Received 30 October 2013; Revised 16 January 2014; Accepted 12 May 2014; Published 2 June 2014

Academic Editor: Sandeep Gupta

Copyright © 2014 Christina Mai Ying Naidoo et al. This is an open access article distributed under the Creative Commons Attribution License, which permits unrestricted use, distribution, and reproduction in any medium, provided the original work is properly cited.

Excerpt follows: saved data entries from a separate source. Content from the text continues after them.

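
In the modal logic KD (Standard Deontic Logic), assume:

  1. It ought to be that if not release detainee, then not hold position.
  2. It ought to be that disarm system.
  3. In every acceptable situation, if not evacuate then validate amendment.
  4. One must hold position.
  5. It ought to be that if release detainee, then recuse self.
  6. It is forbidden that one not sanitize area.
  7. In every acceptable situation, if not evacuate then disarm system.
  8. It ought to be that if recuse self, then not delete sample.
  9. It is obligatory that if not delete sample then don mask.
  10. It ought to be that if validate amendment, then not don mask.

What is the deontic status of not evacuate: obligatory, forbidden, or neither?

Forbidden

From premise 4 we have O(hold_position).
Premise 1, O(¬release_detainee → ¬hold_position), contraposes to O(hold_position → release_detainee); with O(hold_position) we get O(release_detainee).
From O(release_detainee) and premise 5, O(release_detainee → recuse_self), we obtain O(recuse_self).
Applying K to premise 8 (O(recuse_self → ¬delete_sample)) and O(recuse_self) yields O(¬delete_sample).
Premise 9 is O(¬delete_sample → don_mask); since O(¬delete_sample), deontic closure gives O(don_mask).
The contrapositive of premise 10 (O(validate_amendment → ¬don_mask)) is O(don_mask → ¬validate_amendment), and O(don_mask) is already established, so O(¬validate_amendment).
Premise 3, O(¬evacuate → validate_amendment), contraposes to O(¬validate_amendment → evacuate); with O(¬validate_amendment) we get O(evacuate).
Premises 2, 6, 7 do not contribute to this derivation.
Thus O(evacuate), which is F(¬evacuate): ¬evacuate is forbidden.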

Increasing rates of inflammatory bowel disease (IBD) are now seen in populations where it was once uncommon. The pattern of IBD in children of Middle Eastern descent in Australia has never been reported. This study aimed to investigate the burden of IBD in children of Middle Eastern descent at the Sydney Children’s Hospital, Randwick (SCHR). The SCHR IBD database was used to identify patients of self-reported Middle Eastern ethnicity diagnosed between 1987 and 2011. Demographic, diagnosis, and management data was collected for all Middle Eastern children and an age and gender matched non-Middle Eastern IBD control group. Twenty-four patients of Middle Eastern descent were identified. Middle Eastern Crohn’s disease patients had higher disease activity at diagnosis, higher use of thiopurines, and less restricted colonic disease than controls. Although there were limitations with this dataset, we estimated a higher prevalence of IBD in Middle Eastern children and they had a different disease phenotype and behavior compared to the control group, with less disease restricted to the colon and likely a more active disease course.